Maningrida bloodwood

Scientific classification
- Kingdom: Plantae
- Clade: Embryophytes
- Clade: Tracheophytes
- Clade: Spermatophytes
- Clade: Angiosperms
- Clade: Eudicots
- Clade: Rosids
- Order: Myrtales
- Family: Myrtaceae
- Genus: Corymbia
- Species: C. papillosa
- Binomial name: Corymbia papillosa K.D.Hill & L.A.S.Johnson
- Synonyms: Corymbia papillosa subsp. globifera K.D.Hill & L.A.S.Johnson; Corymbia papillosa K.D.Hill & L.A.S.Johnson subsp. papillosa; Eucalyptus papillosa (K.D.Hill & L.A.S.Johnson) Brooker;

= Corymbia papillosa =

- Genus: Corymbia
- Species: papillosa
- Authority: K.D.Hill & L.A.S.Johnson
- Synonyms: Corymbia papillosa subsp. globifera K.D.Hill & L.A.S.Johnson, Corymbia papillosa K.D.Hill & L.A.S.Johnson subsp. papillosa, Eucalyptus papillosa (K.D.Hill & L.A.S.Johnson) Brooker

Species of plant

Corymbia papillosa, commonly known as Maningrida bloodwood, is a species of small, stunted tree that is endemic to northern Australia. It has rough, tessellated bark on the trunk and branches, a crown of thin, oblong to elliptical leaves, flower buds in groups of seven, white flowers and urn-shaped to barrel-shaped fruit.

==Description==
Corymbia papillosa is a stunted tree that typically grows to a height of 8 m and forms a lignotuber. It has thick, rough, tessellated flaky bark on the trunk and branches. Young plants and coppice regrowth have more or less sessile, heart-shaped to oblong leaves that are 30-100 mm long and 15-50 mm wide arranged in opposite pairs. The crown of the tree has juvenile leaves that are the same shade of dull light green on both sides, thin, oblong to elliptical, 40-122 mm long, 20-55 mm wide, arranged in opposite pairs and sessile or on a petiole up to 8 mm long. The leaves are densely covered with short, multicellular, hair-like glands. The flower buds are arranged on the ends of branchlets, sometimes upper leaf axils on a peduncle 5-30 mm long, each branch of the peduncle with seven buds on pedicels 1-9 mm long. Mature buds are pear-shaped to oval, about 6 mm long and 4-5 mm wide with a conical or rounded operculum.

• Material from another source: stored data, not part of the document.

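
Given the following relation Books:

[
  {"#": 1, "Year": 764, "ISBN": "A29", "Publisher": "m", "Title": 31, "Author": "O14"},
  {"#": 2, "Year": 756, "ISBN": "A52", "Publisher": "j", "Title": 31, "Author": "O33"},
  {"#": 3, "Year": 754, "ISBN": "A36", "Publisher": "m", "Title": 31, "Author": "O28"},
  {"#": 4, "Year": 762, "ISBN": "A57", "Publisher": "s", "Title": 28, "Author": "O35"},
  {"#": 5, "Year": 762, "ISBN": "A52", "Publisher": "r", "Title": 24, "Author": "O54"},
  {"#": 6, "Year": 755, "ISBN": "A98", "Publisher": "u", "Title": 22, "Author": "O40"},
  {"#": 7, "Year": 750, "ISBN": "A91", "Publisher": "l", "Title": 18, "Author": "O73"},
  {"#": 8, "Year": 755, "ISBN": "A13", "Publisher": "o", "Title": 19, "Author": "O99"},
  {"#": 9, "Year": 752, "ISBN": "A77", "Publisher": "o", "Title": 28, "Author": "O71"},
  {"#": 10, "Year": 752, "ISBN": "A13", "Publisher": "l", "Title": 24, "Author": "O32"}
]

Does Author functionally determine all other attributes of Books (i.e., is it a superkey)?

Yes

All 10 rows have distinct Author values, so Author → (all attributes) holds and Author is a superkey.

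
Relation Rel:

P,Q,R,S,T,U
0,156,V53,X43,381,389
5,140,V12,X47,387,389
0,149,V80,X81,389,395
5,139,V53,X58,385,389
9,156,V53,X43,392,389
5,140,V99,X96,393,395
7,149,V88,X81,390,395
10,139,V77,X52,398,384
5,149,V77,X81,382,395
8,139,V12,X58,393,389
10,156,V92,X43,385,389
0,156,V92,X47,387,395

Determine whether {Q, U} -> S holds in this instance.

(Q=156, U=389): 3 rows → S = X43, X43, X43 ✓
(Q=140, U=389): 1 row → S = X47 ✓
(Q=149, U=395): 3 rows → S = X81, X81, X81 ✓
(Q=139, U=389): 2 rows → S = X58, X58 ✓
(Q=140, U=395): 1 row → S = X96 ✓
(Q=139, U=384): 1 row → S = X52 ✓
(Q=156, U=395): 1 row → S = X47 ✓
Every {Q, U} value is associated with a single S value, so {Q, U} -> S holds.

Yes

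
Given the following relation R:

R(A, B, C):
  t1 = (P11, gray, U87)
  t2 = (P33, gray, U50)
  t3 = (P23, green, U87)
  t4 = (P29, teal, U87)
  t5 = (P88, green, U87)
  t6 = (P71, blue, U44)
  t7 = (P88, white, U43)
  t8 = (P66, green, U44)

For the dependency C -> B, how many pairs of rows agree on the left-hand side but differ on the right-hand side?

C=U87: violating pairs (1,3), (1,4), (1,5), (3,4), (4,5) — 5 pairs.
C=U44: violating pairs (6,8) — 1 pair.

6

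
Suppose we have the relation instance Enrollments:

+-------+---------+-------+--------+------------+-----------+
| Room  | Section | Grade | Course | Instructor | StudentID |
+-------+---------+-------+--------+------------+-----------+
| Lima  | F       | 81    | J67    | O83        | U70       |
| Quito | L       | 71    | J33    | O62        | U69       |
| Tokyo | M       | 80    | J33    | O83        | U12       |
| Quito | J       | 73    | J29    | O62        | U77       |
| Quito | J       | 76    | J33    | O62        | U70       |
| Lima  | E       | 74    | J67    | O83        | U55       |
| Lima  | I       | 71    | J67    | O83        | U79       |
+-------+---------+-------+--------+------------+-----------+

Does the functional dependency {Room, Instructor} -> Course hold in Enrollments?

No

(Room=Lima, Instructor=O83): 3 rows → Course = J67, J67, J67 ✓
(Room=Quito, Instructor=O62): 3 rows → Course takes values {J33, J29} — violation
(Room=Tokyo, Instructor=O83): 1 row → Course = J33 ✓
Two rows agree on {Room, Instructor} but differ on Course, so {Room, Instructor} -> Course does not hold.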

Flowering has been observed in November and the flowers are white. The fruit is a woody urn-shaped to barrel-shaped capsule 12-17 mm long and 10-16 mm wide.

==Taxonomy and naming==
Corymbia papillosa was first formally in 1995 by Ken Hill and Lawrie Johnson. The specific epithet (pachycarpa) is from the Latin papilla meaning "a nipple" and -osus, "full of", referring to the papilliform hairs on the leaves.

==Distribution and habitat==
Maningrida bloodwood grows in flat areas in sandy soils with lateritic gravels and occurs in scattered parts of the Top End of the Northern Territory with isolated occurrence in the Kimberley region of Western Australia.